Transplantation and Cellular Therapy
Anthony C. Wood Ariel Perez Perez Brian Arciola Kedar Patel Grace Johnson Elizabeth DiMaggio Christina A Bachmeier Kayla Reid Salvatore Carallo Melanie H. Vargas Rawan Faramand Julio C. Chavez Bijal Shah Sameh Gaballa Farhad Khimani Hany Elmariah Taiga Nishihori Aleksandr Lazaryan Ciara Freeman Marco L. Davila Frederick L. Locke Rahul Mhaskar Claude Bassil Michael D. Jain
For full article: https://www.sciencedirect.com/science/article/pii/S2666636722016293
Background Patients with renal impairment (RI) are typically excluded from trials evaluating chimeric antigen receptor (CAR) T-cell therapies.
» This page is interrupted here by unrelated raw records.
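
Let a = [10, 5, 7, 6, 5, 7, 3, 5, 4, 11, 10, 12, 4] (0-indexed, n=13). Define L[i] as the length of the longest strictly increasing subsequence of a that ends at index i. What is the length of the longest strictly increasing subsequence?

   i    0    1    2    3    4    5    6    7    8    9   10   11   12
a[i]   10    5    7    6    5    7    3    5    4   11   10   12    4
L[i]    1    1    2    2    1    3    1    2    2    4    4    5    2

5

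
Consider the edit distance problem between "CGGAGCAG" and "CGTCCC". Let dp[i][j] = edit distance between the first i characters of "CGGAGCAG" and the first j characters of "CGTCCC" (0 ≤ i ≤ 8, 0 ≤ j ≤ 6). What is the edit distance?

5

   ''  C  G  T  C  C  C
''  0  1  2  3  4  5  6
 C  1  0  1  2  3  4  5
 G  2  1  0  1  2  3  4
 G  3  2  1  1  2  3  4
 A  4  3  2  2  2  3  4
 G  5  4  3  3  3  3  4
 C  6  5  4  4  3  3  3
 A  7  6  5  5  4  4  4
 G  8  7  6  6  5  5  5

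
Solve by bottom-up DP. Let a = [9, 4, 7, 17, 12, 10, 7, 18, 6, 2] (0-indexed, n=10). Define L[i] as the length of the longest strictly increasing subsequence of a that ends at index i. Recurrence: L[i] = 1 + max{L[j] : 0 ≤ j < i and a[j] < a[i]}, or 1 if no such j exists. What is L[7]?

4

   i    0    1    2    3    4    5    6    7    8    9
a[i]    9    4    7   17   12   10    7   18    6    2
L[i]    1    1    2    3    3    3    2    4    2    1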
We evaluated the outcomes of patients with RI receiving standard-of-care (SOC) CAR T-cell therapy for relapsed/refractory (R/R) diffuse large B cell lymphoma (DLBCL).
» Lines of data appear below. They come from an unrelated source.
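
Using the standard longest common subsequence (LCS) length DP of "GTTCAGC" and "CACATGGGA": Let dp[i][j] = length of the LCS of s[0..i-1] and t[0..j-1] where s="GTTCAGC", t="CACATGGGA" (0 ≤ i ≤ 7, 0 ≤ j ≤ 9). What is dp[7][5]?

3

   ''  C  A  C  A  T  G  G  G  A
''  0  0  0  0  0  0  0  0  0  0
 G  0  0  0  0  0  0  1  1  1  1
 T  0  0  0  0  0  1  1  1  1  1
 T  0  0  0  0  0  1  1  1  1  1
 C  0  1  1  1  1  1  1  1  1  1
 A  0  1  2  2  2  2  2  2  2  2
 G  0  1  2  2  2  2  3  3  3  3
 C  0  1  2  3  3  3  3  3  3  3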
Patients and Methods This was a retrospective, single-center cohort study of R/R DLBCL patients treated with SOC axicabtagene ciloleucel (axi-cel) or tisagenlecleucel (tisa-cel) after 2 or more prior lines of therapy. Renal and survival outcomes were compared based on RI and fludarabine (flu) dose-reduction (DR) status. RI was defined by an estimated glomerular filtration rate of <60 mL/min/1.73 m2 as determined by the Modification of Diet in Renal Disease equation using day -5 creatinine (Cr) values. Acute kidney injury (AKI) was identified and graded using standard Kidney Disease: Improving Global Outcomes criteria. Renal recovery occurred if Cr was within 0.2 mg/mL of baseline by day +30. Flu was considered DR if given at <90% of the recommended FDA label dose.
Results Among 166 patients treated with CAR T-cell therapy there were 17 (10.2%) patients with baseline RI and 149 (89.8%) without RI. After CAR T-cell infusion, the incidence of any grade AKI was not significantly different between patients with baseline RI compared to those without RI (42% vs. 21% p=0.08). Similarly, severe grade 2/3 AKIs were seen in 1/17 (5.8%) with baseline RI and 11/149 (7.3%) without RI (p=1). Decreased renal perfusion (28/39, 72%) was the most common cause of AKI with cytokine release syndrome (CRS) contributing to 17/39 AKIs (44%). Progression-free-survival (PFS) and overall survival (OS) did not differ between patients with or without RI or between those with standard-dosed or dose-reduced fludarabine. By contrast, patients experiencing AKI had worse clinical outcomes than those without AKI (multivariable PFS HR 2.1, 95%CI 1.2-3.7; OS HR 3.9, 95%CI 2.1-7.4). Notably, peak inflammatory cytokine levels were higher in patients who experienced AKI. Finally, we describe two patients with end-stage renal disease (ESRD) on dialysis who received lymphodepletion and CAR T-cell therapy.
Conclusion Baseline renal function did not affect renal or efficacy outcomes after CAR T-cell therapy in DLBCL. On the other hand, patients with AKIs went on to experience worse clinical outcomes. AKIs were commonly related to CRS and high peak inflammatory cytokine levels. CAR T-cell therapy is feasible in ESRD patients and requires careful planning of lymphodepletion.